Lalu saya berkenalan dengan teori ‘komunitas imajinasi’ yang dikemukakan ilmuan kondang bernama Ben Anderson dan memberi koreksi alternatif dari apa yang saat itu saya yakini. Bahwa, nasionalisme adalah suatu pembayangan yang kemudian menjelma menjadi rasa ‘senasib sepenanggungan’ oleh sebuah komunitas (menjadi bangsa).
Diterima atau tidak propaganda pembayangan itu telah merasuk dalam pemahaman kita. Lagu semacam “Dari Sabang sampai Merauke” menegaskan itu. Lewat pembayangan kita jadi memiliki rasa bersaudara dengan orang Maluku, Kutai atau Wamena padahal mungkin kita tidak pernah bertandang ke sana—bahkan bertemu orang-orangnya.
Dari situ kepala saya seperti dibenturkan tembok, pemahaman negara yang jahat (teori-teori yang bersinggungan dengan nasionalisme lebih banyak memberi kesan sinis terhadap negara, terlebih Anarkisme) dan persaudaraan yang diciptakannya adalah lain soal.
Selanjutnya, saya mulai menengok timnas Indonesia dengan kaca mata baru. Kesebelasan timnas dan pengurus federasi adalah dua hal yang berbeda. Lagipula emblem di busung dada adalah lambang garuda bukan bola dan padi, sebuah promosi kebangsaan yang jenius lewat sepakbola. Dan memang, sepakbola (atau olahraga pada umumnya) adalah saluran efektif—kalau bukan terbaik untuk menyalurkan ‘kebaikan’.

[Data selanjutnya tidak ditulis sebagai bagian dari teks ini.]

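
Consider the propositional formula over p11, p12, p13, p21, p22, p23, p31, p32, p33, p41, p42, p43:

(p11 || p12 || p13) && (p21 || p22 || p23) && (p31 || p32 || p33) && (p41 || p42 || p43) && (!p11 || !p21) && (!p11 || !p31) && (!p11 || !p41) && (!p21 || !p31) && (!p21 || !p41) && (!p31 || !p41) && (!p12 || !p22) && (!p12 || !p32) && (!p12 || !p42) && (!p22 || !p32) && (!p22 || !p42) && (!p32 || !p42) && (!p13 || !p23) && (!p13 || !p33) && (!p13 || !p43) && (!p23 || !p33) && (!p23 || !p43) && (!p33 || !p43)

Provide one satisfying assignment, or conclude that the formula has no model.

UNSATISFIABLE

Case p11 = false:
Case p12 = true:
From the singleton clause (!p22), p22 = false.
From the singleton clause (!p32), p32 = false.
From the singleton clause (!p42), p42 = false.
Case p21 = true:
From the singleton clause (!p31), p31 = false.
From the singleton clause (p33), p33 = true.
From the singleton clause (!p41), p41 = false.
From the singleton clause (p43), p43 = true.
Now (!p43) is unsatisfied and unit — conflict.
So p21 must be the other value — set p21 = false.
From the singleton clause (p23), p23 = true.
From the singleton clause (!p13), p13 = false.
From the singleton clause (!p33), p33 = false.
From the singleton clause (p31), p31 = true.
From the singleton clause (!p41), p41 = false.
From the singleton clause (p43), p43 = true.
Now (!p43) is unsatisfied and unit — conflict.
Both values of p21 lead to a conflict.
So p12 must be the other value — set p12 = false.
From the singleton clause (p13), p13 = true.
From the singleton clause (!p23), p23 = false.
From the singleton clause (!p33), p33 = false.
From the singleton clause (!p43), p43 = false.
Case p21 = true:
From the singleton clause (!p31), p31 = false.
From the singleton clause (p32), p32 = true.
From the singleton clause (!p41), p41 = false.
From the singleton clause (p42), p42 = true.
Now (!p42) is unsatisfied and unit — conflict.
So p21 must be the other value — set p21 = false.
From the singleton clause (p22), p22 = true.
From the singleton clause (!p32), p32 = false.
From the singleton clause (p31), p31 = true.
From the singleton clause (!p41), p41 = false.
From the singleton clause (p42), p42 = true.
Now (!p42) is unsatisfied and unit — conflict.
Both values of p21 lead to a conflict.
Both values of p12 lead to a conflict.
So p11 must be the other value — set p11 = true.
From the singleton clause (!p21), p21 = false.
From the singleton clause (!p31), p31 = false.
From the singleton clause (!p41), p41 = false.
Case p22 = true:
From the singleton clause (!p12), p12 = false.
From the singleton clause (!p32), p32 = false.
From the singleton clause (p33), p33 = true.
From the singleton clause (!p42), p42 = false.
From the singleton clause (p43), p43 = true.
Now (!p43) is unsatisfied and unit — conflict.
So p22 must be the other value — set p22 = false.
From the singleton clause (p23), p23 = true.
From the singleton clause (!p13), p13 = false.
From the singleton clause (!p33), p33 = false.
From the singleton clause (p32), p32 = true.
From the singleton clause (!p12), p12 = false.
From the singleton clause (!p42), p42 = false.
From the singleton clause (p43), p43 = true.
Now (!p43) is unsatisfied and unit — conflict.
Both values of p22 lead to a conflict.
Both values of p11 lead to a conflict.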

Saat timnas kembali bertanding melawan Malaysia (6/9/2016) di Stadion Manahan lalu, saya ada di antara 20.000-an orang yang koor lagu Indonesia Raya yang magis itu. Ketika mosaik bendera merah putih lalu Palestina tampak di tribun selatan, harus diakui, saya hampir menangis. Ada perasaan haru yang kental.
Sepakbola memang bukan hanya bola yang bergulir di lapangan, lebih jauh ia sudah menjadi kebudayaan. Bahkan menjadi agama bagi banyak orang.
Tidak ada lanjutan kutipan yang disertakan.